In the aftermath of three rapes on or near campus last year, officials at the University of Maryland at College Park have reactivated a student foot patrol, whose members act as observers for the 80-member campus police department.
Six patrol members and a supervisor, all wearing silver-colored vests, are assigned to the campus in pairs, equipped with police radios and flashlights. They are directed to call on their radios for assistance from campus police when they spot trouble.
The patrol hours are 6 p.m. to midnight Sunday through Thursday, when pedestrian traffic is heaviest.
The paid patrols are associated with the university police force's student auxiliary, which handles security in campus buildings and at campus entrances after dark. Members of the patrol do not have power to arrest, but provide "eyes and ears" for the police, Chief Eugene Sides said.
Two rapes and two attempted rapes were reported to campus police last year. The most recent attack, on Nov. 7, was on a 20-year-old student in the basement of the university's Benjamin Building. In reaction, about 100 students rallied in a "Take Back the Night" demon stration asking for increased campus security.
A month earlier, a 21-year-old student had been attacked near campus while walking home from a party, and in August, a 36-year-old woman was raped at the west end of the campus after being abducted in her car, police spokeswoman Cathy Atwell said.

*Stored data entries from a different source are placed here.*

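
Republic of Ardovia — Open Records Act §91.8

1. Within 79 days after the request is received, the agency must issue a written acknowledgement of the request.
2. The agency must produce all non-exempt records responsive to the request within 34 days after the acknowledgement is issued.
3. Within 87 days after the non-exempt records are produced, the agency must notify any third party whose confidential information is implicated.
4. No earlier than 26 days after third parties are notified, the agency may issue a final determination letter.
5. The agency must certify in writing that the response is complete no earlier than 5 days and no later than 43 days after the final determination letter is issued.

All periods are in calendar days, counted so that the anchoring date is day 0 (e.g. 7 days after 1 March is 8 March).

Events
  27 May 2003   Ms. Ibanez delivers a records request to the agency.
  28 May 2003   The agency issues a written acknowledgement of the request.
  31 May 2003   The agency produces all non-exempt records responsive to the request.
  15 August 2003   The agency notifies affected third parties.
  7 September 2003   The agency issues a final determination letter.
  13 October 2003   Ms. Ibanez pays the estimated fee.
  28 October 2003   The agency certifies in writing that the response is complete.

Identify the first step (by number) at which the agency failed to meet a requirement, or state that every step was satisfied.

Step 4

(1) due by 27 May 2003 + 79 days = 14 August 2003; completed 28 May 2003, before the deadline.
(2) due by 28 May 2003 + 34 days = 1 July 2003; done 31 May 2003 — timely.
(3) due by 31 May 2003 + 87 days = 26 August 2003; completed 15 August 2003, before the deadline.
(4) permitted from 15 August 2003 + 26 days = 10 September 2003 onward; done 7 September 2003 — 3 days too early.
The analysis stops there.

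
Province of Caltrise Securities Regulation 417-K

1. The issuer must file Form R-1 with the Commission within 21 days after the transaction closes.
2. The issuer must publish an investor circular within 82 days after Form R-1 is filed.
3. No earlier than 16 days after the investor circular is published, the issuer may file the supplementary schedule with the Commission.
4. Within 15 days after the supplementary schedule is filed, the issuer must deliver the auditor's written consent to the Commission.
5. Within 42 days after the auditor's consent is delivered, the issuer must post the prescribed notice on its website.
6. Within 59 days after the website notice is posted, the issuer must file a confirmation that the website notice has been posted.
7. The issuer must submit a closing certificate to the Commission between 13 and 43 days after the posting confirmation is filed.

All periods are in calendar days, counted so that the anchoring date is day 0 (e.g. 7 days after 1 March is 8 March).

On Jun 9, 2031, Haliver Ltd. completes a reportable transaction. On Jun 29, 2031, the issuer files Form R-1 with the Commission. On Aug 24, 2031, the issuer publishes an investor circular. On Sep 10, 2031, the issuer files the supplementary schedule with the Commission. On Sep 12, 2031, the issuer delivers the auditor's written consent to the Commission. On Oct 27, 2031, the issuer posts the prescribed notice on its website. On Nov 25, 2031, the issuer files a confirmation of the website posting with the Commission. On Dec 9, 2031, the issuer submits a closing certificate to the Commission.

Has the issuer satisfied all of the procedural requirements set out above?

Step 1: 21 days after Jun 9, 2031 (when the transaction closes) is Jun 30, 2031; done Jun 29, 2031 — timely.
Step 2: 82 days after Jun 29, 2031 (when Form R-1 is filed) is Sep 19, 2031; done Aug 24, 2031 — timely.
Step 3: the earliest permitted date is 16 days after Aug 24, 2031 (when the investor circular is published), i.e. Sep 9, 2031; Sep 10, 2031 is on or after that date.
Step 4: 15 days after Sep 10, 2031 (when the supplementary schedule is filed) is Sep 25, 2031; done Sep 12, 2031 — timely.
Step 5: 42 days after Sep 12, 2031 (when the auditor's consent is delivered) is Oct 24, 2031; Oct 27, 2031 misses that deadline by 3 days.

No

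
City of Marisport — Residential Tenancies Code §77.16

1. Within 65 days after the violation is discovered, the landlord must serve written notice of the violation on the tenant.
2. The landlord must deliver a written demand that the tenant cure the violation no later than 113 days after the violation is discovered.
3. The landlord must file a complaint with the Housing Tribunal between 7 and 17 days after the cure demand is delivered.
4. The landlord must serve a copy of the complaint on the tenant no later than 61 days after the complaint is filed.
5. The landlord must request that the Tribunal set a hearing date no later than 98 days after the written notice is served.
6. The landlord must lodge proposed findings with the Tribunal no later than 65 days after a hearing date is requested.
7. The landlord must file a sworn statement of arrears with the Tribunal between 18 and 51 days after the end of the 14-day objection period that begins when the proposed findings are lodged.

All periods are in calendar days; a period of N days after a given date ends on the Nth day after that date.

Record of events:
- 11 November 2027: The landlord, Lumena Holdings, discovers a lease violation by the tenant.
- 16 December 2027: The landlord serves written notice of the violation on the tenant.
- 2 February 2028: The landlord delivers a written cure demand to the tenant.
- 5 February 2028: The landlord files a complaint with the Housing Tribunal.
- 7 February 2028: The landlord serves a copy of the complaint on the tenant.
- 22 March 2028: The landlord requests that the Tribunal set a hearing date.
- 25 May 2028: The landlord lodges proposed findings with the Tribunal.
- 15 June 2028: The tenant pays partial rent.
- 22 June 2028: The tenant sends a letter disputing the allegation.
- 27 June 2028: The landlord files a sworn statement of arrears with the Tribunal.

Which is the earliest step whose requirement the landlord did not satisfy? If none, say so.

Step 3

(1) due by 11 November 2027 + 65 days = 15 January 2028; 16 December 2027 is within that limit.
(2) due by 11 November 2027 + 113 days = 3 March 2028; done 2 February 2028 — timely.
(3) the permitted window runs from 2 February 2028 + 7 = 9 February 2028 to 2 February 2028 + 17 = 19 February 2028; done 5 February 2028 — 4 days before the window opened.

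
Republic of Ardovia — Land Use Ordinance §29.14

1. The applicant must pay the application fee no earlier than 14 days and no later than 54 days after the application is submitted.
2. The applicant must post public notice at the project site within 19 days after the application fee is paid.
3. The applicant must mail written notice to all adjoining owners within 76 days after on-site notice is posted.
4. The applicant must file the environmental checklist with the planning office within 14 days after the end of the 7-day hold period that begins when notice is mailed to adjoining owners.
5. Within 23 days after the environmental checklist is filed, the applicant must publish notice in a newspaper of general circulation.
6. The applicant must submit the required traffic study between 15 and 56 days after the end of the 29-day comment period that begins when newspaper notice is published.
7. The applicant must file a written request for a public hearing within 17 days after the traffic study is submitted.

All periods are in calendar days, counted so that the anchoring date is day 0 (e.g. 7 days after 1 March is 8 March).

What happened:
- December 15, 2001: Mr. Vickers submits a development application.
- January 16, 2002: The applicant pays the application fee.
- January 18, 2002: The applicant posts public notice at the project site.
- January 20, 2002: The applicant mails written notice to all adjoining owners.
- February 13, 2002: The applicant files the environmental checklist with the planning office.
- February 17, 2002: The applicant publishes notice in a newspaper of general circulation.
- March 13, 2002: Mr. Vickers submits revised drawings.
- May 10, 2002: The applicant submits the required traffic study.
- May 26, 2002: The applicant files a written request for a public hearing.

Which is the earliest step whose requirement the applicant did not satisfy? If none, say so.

(1) the permitted window runs from December 15, 2001 + 14 = December 29, 2001 to December 15, 2001 + 54 = February 7, 2002; done January 16, 2002, which is between those dates.
(2) due by January 16, 2002 + 19 days = February 4, 2002; completed January 18, 2002, before the deadline.
(3) due by January 18, 2002 + 76 days = April 4, 2002; completed January 20, 2002, before the deadline.
(4) due by January 27, 2002 + 14 days = February 10, 2002; done February 13, 2002 — 3 days late.
Later steps need not be reached.

Step 4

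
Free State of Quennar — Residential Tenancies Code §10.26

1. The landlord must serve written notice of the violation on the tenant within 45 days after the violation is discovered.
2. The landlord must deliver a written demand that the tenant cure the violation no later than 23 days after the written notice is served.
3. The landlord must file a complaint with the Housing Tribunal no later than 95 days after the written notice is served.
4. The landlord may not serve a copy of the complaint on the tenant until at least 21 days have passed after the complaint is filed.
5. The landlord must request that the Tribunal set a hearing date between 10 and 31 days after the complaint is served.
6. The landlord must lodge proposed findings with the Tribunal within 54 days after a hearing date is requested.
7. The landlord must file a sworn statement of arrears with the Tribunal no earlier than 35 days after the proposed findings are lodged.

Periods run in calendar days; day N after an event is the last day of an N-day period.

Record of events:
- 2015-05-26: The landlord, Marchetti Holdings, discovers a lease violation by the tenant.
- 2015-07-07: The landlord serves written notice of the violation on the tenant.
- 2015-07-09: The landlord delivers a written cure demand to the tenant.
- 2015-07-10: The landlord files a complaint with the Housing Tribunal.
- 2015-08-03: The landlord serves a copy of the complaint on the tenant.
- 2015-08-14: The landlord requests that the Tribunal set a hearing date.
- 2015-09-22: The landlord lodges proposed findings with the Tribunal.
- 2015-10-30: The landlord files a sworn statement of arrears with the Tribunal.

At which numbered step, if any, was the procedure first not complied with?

Step 1 — counting 45 days from 2015-05-26 (when the violation is discovered) gives a deadline of 2015-07-10; done 2015-07-07 — timely.
Step 2 — counting 23 days from 2015-07-07 (when the written notice is served) gives a deadline of 2015-07-30; completed 2015-07-09, before the deadline.
Step 3 — counting 95 days from 2015-07-07 (when the written notice is served) gives a deadline of 2015-10-10; completed 2015-07-10, before the deadline.
Step 4 — must wait 21 days from 2015-07-10 (when the complaint is filed), so not before 2015-07-31; 2015-08-03 is on or after that date.
Step 5 — 10 and 31 days from 2015-08-03 (when the complaint is served) are 2015-08-13 and 2015-09-03 respectively; done 2015-08-14 — within the window.
Step 6 — counting 54 days from 2015-08-14 (when a hearing date is requested) gives a deadline of 2015-10-07; done 2015-09-22 — timely.
Step 7 — must wait 35 days from 2015-09-22 (when the proposed findings are lodged), so not before 2015-10-27; done 2015-10-30, after the minimum wait.

None — every step was satisfied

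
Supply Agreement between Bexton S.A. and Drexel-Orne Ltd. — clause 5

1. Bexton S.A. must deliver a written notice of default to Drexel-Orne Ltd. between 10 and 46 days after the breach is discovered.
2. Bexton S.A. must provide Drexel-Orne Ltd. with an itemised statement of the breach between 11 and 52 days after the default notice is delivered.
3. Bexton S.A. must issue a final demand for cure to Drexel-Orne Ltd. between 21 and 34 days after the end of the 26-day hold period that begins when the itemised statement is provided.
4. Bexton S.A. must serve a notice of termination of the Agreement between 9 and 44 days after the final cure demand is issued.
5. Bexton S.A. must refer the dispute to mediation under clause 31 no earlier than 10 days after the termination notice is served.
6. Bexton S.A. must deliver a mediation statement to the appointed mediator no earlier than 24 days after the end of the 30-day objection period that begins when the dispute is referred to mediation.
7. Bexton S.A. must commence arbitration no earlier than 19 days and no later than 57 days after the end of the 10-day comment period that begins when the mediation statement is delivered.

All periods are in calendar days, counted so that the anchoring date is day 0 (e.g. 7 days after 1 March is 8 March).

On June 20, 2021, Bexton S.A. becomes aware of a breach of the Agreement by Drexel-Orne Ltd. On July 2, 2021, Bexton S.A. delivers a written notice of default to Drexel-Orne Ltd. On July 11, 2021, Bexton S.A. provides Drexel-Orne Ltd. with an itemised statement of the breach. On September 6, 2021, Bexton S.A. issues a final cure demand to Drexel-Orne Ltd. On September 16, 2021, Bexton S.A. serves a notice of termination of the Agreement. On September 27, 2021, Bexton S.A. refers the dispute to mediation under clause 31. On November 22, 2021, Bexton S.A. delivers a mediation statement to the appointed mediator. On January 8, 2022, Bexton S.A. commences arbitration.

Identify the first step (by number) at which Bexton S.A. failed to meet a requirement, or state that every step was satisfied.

Step 2

Step 1 — 10 and 46 days from June 20, 2021 (when the breach is discovered) are June 30, 2021 and August 5, 2021 respectively; done July 2, 2021 — within the window.
Step 2 — 11 and 52 days from July 2, 2021 (when the default notice is delivered) are July 13, 2021 and August 23, 2021 respectively; July 11, 2021 is 2 days too early.
That is the first point of non-compliance.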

"For the most part this is a commuter school. Most of the night classes are Monday through Thursday and many of people who live in campus dormitories go home on the weekends," Atwell said. About 38,000 students attend classes at the 1,539-acre university; about 8,000 of them live on campus.
Sides said that in 1983, when there were two rapes and four attempted rapes on campus, the university provided emergency funding during the spring semester for a similar student foot patrol.
The patrols were not continued the following semester.
The patrols will be evaluated at the end of the semester, and if the report is favorable, Sides said he may ask the university administration for funds to continue them.
The current program costs $7,000, most of which goes to pay the student members $4 an hour.
Mark Lipton, president of the University Commuters Association, who pressed the university administration for reinstatement of the foot patrols after the rape in November, said that since the patrols began Feb. 24, "People have told me that it's good to see them out there. They feel safer."